The latest reminder that the crisis is far from over came Friday when Volkswagen announced it will take a charge of 2.5 billion euros ($3 billion) because plans to buy back or retrofit tainted U.S. diesel cars proved more complex than expected. That brings total damages to about $30 billion and raises questions about whether Chief Executive Officer Matthias Mueller has the situation under control.
“This is yet another unexpected and unwelcome announcement from VW, not only from an earnings and cash-flow perspective but also with respect to the credibility of management,” Arndt Ellinghorst, a London-based analyst with Evercore ISI, said in an email. “No surprise, investors are skeptical and cynical.”
VW Golf TDI waiting to be tested. Photographer: Patrick T. Fallon/Bloomberg
To put the latest charge into perspective, it comes a full 15 months after the company reached a settlement with U.S. authorities to buy back or fix around 500,000 tainted vehicles, including Golf, Jetta and Audi A3 models. So after more than a year of working through the issues, Volkswagen suddenly discovered that the plans were technically tougher than anticipated. The complications, which the company didn’t describe in detail, amount to more than 5,000 euros per car.
Volkswagen shares fell as much as 4 percent, making the prospect of returning to pre-crisis levels even more remote. Since September 2015, the stock has lost about 15 percent of its value.
While the charge was the clearest evidence the crisis is still smoldering, it wasn’t the only sign this week.
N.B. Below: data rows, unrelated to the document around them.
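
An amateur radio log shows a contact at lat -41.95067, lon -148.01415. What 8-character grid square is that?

BE58xb81

Offset from 180°W / 90°S: lon 31.98585°, lat 48.04933°.
Field: lon ⌊31.98585/20⌋ = 1 → B; lat ⌊48.04933/10⌋ = 4 → E.
Square: lon ⌊11.98585/2⌋ = 5; lat ⌊8.04933/1⌋ = 8.
Subsquare: lon ⌊1.98585/0.0833333⌋ = 23 → x; lat ⌊0.04933/0.0416667⌋ = 1 → b.
Extended square: lon ⌊0.06918/0.00833333⌋ = 8; lat ⌊0.00766/0.00416667⌋ = 1.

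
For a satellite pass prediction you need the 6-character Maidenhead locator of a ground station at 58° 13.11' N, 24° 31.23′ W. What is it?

HO78rf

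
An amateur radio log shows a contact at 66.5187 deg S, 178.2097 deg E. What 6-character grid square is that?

RC93cl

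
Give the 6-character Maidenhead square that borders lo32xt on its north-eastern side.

Longitude subsquare x = 23; +1 → 24, wraps to 0 = a, carry into square.
Longitude square 3; +1 → 4.
Latitude subsquare t = 19; +1 → 20 = u.

LO42au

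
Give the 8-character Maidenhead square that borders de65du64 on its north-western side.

Longitude extended square 6; −1 → 5.
Latitude extended square 4; +1 → 5.

DE65du55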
On Wednesday, Munich prosecutors arrested former Volkswagen engineer Wolfgang Hatz, the second person detained in the widening probe into cheating at the automaker’s Audi division. Hatz, who ran Volkswagen’s motor development from 2007 to 2011, left the automaker in May 2016 after being suspended in the aftermath of the company’s admission that it rigged diesel cars to cheat on regulatory tests.
And then there was the unrelated issue of the Scania truck unit being fined about $1 billion by European Union authorities over price fixing.
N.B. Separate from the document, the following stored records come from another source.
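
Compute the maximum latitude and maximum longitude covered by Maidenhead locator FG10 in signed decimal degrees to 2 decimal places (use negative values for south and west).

-29.00, -76.00

Field F=5, G=6: +5·20° lon, +6·10° lat → SW at lon -80°, lat -30°.
Square 1, 0: +1·2° lon, +0·1° lat → SW at lon -78°, lat -30°.
Cell spans 2° lon × 1° lat. NE corner is SW corner plus one full cell.
latitude -29.00, longitude -76.00.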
“What’s clear is that the emissions scandal isn’t off the table,” said Stefan Bratzel, director of the Center of Automotive Management in Bergisch Gladbach, Germany. “Today’s announcement shows they miscalculated.”
Mueller has sought to push past the crisis, with only limited success. At the Frankfurt auto show earlier this month, he played the role of visionary, arriving at a presentation in the German financial capital in a self-driving bus, dubbed Sedric. Before hundreds of guests, he vowed to turn Volkswagen into an electric-car leader, as he remakes the company from within, with the Moia ride-hailing brand and de-centralized decision-making.
“We have got the message and we will deliver,” Mueller said at the show. “‘Business as usual’ is no longer enough.”
Yet there are plenty of signs that the old Volkswagen is alive and well. In addition to the long-running diesel saga, unions are flexing their muscles and resisting disposals of ill-fitting remnants from past empire-building such as the Ducati motorbike brand and divisions that make power plants and ship engines.
The affected diesel vehicles in North America are only a small part of the nearly 11 million rigged cars globally. In the U.S., Volkswagen is required to update the emissions software and make changes to engine hardware, a more rigorous fix than the repairs required in Europe.
The continuing fallout compounds pressures facing Volkswagen as it grapples with a disruptive shift in automotive technology, including the prospect of new, nimble competitors like vacuum cleaner pioneer Dyson Ltd. Keeping ahead of the shift to an era of self-driving electric cars requires significant resources, and Volkswagen is planning to invest about 20 billion euros by 2030 to develop a fleet of electric cars and another 50 billion euros to buy the batteries needed to power the vehicles.
The scandal set off a backlash that has led consumers to turn away from diesel technology amid concerns about pollution and driving bans. That creates problems for Volkswagen as it relies on diesel cars to boost profit and lower carbon-dioxide emissions to reach tightening environmental targets. Still, the world’s largest automaker had net liquidity of 23.7 billion euros at the end June to help it finance the investments.
“Volkswagen remains very liquid in terms of its financial position and the risk of a capital increase is low,” said Juergen Pieper, a Frankfurt-based analyst with Bankhaus Metzler. “However, given the uncertainty in Europe about diesel cars and the future investments that need to be made for electric cars, that risk is rising” in the aftermath of the “surprisingly large” hit from the scandal.